The report from the Federal Office for the Protection of the Constitution, which has been seen by the Berliner Morgenpost, showed that of the 378 German Islamists who have headed to Syria since mid-2012 just one in four finished high school.
Six percent finished post-school training and two percent went into further education.
Almost 90 percent of those who have travelled to Syria are men. The youngest to go was 15 years old and the oldest 64, but the largest number (one in three) are aged from 21 to 25.
One in five were registered as unemployed and just 12 percent had a job. Those who did work were mainly employed in low paying jobs.
The analysis from the security services showed about 60 percent were born in Germany while eight percent were born in Syria and six percent in Turkey.
Of the 378, the office found 233 had a German passport and, while most were born as Muslims, 54 of those who had travelled to join the jihad were converts to Islam.
The most high-profile German to join a jihadist group is Denis Cuspert who was a Berlin rapper under the name Deso Dogg.
He is now known as Abu Talha al-Alman and fights for Islamic extremists Isis. He released three albums between 2006 and 2009 but ended his rap career in 2010 when he converted to Islam.
Another German extremists, Salafist Silvio K., has released videos threatening to attack Germany. One terror expert described him as a “star” of the jihadi scene, with around 5,000 to 10,000 supporters in Germany.
The security services also found that the young men’s radicalization began in Germany’s Salafist scene which has support in pockets of western cities such as Wuppertal.

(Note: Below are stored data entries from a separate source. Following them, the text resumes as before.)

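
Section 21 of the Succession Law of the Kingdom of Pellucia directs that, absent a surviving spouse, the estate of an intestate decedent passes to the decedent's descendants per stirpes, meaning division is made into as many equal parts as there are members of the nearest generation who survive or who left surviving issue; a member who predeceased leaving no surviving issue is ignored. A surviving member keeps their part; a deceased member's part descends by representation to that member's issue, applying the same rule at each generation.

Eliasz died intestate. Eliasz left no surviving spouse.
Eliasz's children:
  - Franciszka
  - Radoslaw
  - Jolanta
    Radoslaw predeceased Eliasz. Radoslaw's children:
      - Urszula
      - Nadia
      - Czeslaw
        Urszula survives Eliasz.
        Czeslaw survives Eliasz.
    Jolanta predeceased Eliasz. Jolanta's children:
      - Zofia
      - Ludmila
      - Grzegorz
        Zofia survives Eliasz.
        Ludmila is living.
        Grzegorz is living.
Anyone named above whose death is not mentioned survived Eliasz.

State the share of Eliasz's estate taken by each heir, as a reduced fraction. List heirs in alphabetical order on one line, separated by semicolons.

Czeslaw 1/9; Franciszka 1/3; Grzegorz 1/9; Ludmila 1/9; Nadia 1/9; Urszula 1/9; Zofia 1/9

There is no surviving spouse, so the entire estate passes to Eliasz's descendants per stirpes.
The estate is divided into 3 equal shares of 1/3 among Franciszka, Radoslaw, Jolanta.
Franciszka is living and takes 1/3.
Radoslaw predeceased; the 1/3 allotted to Radoslaw's branch passes to Radoslaw's issue by representation.
The 1/3 is divided into 3 equal shares of 1/9 among Urszula, Nadia, Czeslaw.
Urszula is living and takes 1/9.
Nadia is living and takes 1/9.
Czeslaw is living and takes 1/9.
Jolanta predeceased; the 1/3 allotted to Jolanta's branch passes to Jolanta's issue by representation.
The 1/3 is divided into 3 equal shares of 1/9 among Zofia, Ludmila, Grzegorz.
Zofia is living and takes 1/9.
Ludmila is living and takes 1/9.
Grzegorz is living and takes 1/9.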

Almost a third (117) had a criminal record before they were radicalized, mainly for violence and drug related offences.
Security services believe 40 Islamists from Germany have been killed in Syria. They include former footballer Burak Karan who played for Germany at youth level.
About a third who left have returned to Germany. In February a spokesman for Germany’s domestic security service told The Local that “up to a dozen” of those who had returned were being monitored.
The fighters have reportedly formed a “German Camp” in Syria and authorities said this week they had stopped two men at the German-Austria border who they believe were heading to the Middle East to join jihadists.